Friday, 20 April 2007

garbage day headache

How do people do it? Function, that is, with a headache. How? I woke up this morning feeling as if my poor thin lopsided skull was being crushed in a gigantic vice in some ogre's basement. I am not shy of drugs -- no homeopath, I -- and so I crawled to the medicine cabinet and took everything that contained the word pain in the symptom description. That was pretty much everything except the shaving cream and I was tempted, I tell you.

That was five ... no, six minutes ago. I am still not better. What is with these pharmaceutical companies? How can they put out shoddy products and expect people to go on using them? The pain is still there. I've read about pain being exquisite -- not mine. Mine is brutal, like being hit in the face with a two by four, over and over.

Maybe I'd be better if I was used to headaches, but, I don't get them often. This particular wrong note in the melody of my life is the first in years. How do people who do get headaches -- and I know people who seem to get them daily -- how do they cope? I'm a wreck. Eight minutes now.

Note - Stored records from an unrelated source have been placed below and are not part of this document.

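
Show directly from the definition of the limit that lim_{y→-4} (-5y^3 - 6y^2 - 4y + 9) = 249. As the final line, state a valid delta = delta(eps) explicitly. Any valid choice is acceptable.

delta = min(2, eps/324)

Let eps > 0 be given. We want delta > 0 such that 0 < |y + 4| < delta implies |(-5y^3 - 6y^2 - 4y + 9) − 249| < eps.
(-5y^3 - 6y^2 - 4y + 9) − 249 = -5y^3 - 6y^2 - 4y - 240 = (y + 4)(-5y^2 + 14y - 60).
So |(-5y^3 - 6y^2 - 4y + 9) − 249| = |y + 4|·|-5y^2 + 14y - 60|.
Require delta ≤ 2. Then |y + 4| < 2 gives |y| < 6, and by the triangle inequality |-5y^2 + 14y - 60| ≤ 5·6^2 + 14·6 + 60 = 324.
Hence |(-5y^3 - 6y^2 - 4y + 9) − 249| ≤ 324|y + 4| < eps provided |y + 4| < eps/324.
Choosing delta = min(2, eps/324) ensures both conditions, hence |(-5y^3 - 6y^2 - 4y + 9) − 249| < eps.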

The point of this post was supposed to be the uses of gratitude, but I got sidetracked. Sorry. Garbage day today, and I am listening for the hiss of air brakes that means the garbage truck has turned the corner onto my street. When I hear it, I will run outside to help Mike -- that's the garbage guy's name -- load my bags and boxes into his truck. One Friday last year I happened to be out when he came by, and out of courtesy I helped him throw some of the stuff in. And the look on his face was almost ecstatic: St What's-her-name with the beatific vision. Thanks, he said, stumbling over the word. No problem, I said. And he drove away. And the following week I was up and working, and I heard the truck round the corner and thought, well, why not. He had seemed so grateful. So I went out and helped him again. And that time our conversation stretched to include the weather. Colder, Mike said. Sure is, I replied.

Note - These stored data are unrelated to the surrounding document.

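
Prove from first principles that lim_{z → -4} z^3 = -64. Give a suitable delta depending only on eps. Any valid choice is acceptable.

Suppose eps > 0. We seek delta > 0 with 0 < |z + 4| < delta ⇒ |z^3 + 64| < eps.
Factor: z^3 + 64 = (z + 4)(z^2 - 4z + 16), so |z^3 + 64| = |z + 4|·|z^2 - 4z + 16|.
Impose delta ≤ 1 so that |z| < 5; then |z^2 - 4z + 16| ≤ 61.
Hence |z^3 + 64| ≤ 61|z + 4|, which is < eps once |z + 4| < eps/61.
Take delta = min(1, eps/61). If 0 < |z + 4| < delta then both bounds hold and |z^3 + 64| ≤ 61|z + 4| < 61·(eps/61) = eps.

delta = min(1, eps/61)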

And so it has gone on. My Friday morning ritual includes a trip to the roadside. Mike's and my relationship has not deepened much -- the weather is still a staple of our conversation -- but he gives me a wide yellow smile on arrival, and waves on departure. When I miss a week because I'm travelling, he comments the next week. I suppose I could feel his gratitude like a tyrant's yoke, forcing me to help him with his job, but I am happy to widen my circle of contacts. And it has paid off. When I saw Mike in the supermarket a couple of weeks ago, he directed me to the in-store special (two for one spaghetti sauce) which I might have missed otherwise. Hang on, here he is now....

.... And I'm back. You know, Mike could tell I wasn't feeling well. He asked what was wrong. When I told him I had a splitting headache, he said, Hey, that's too bad. Usually you look pretty happy, he said.

2 comments:

Anonymous said...

So don't leave us hanging. You left us at eight minutes, still no headache relief, so when did the pain go away? When the garbage truck came? Did the distraction remove all thoughts of pain? You would appear to be easily distracted. Are you?
Other

Richard Scrimger said...

Dear other

Distracted? Me? How could you possibly whoa the laundry's beeping at me and look at that it's so shiny and I haven't even finished my gotta go.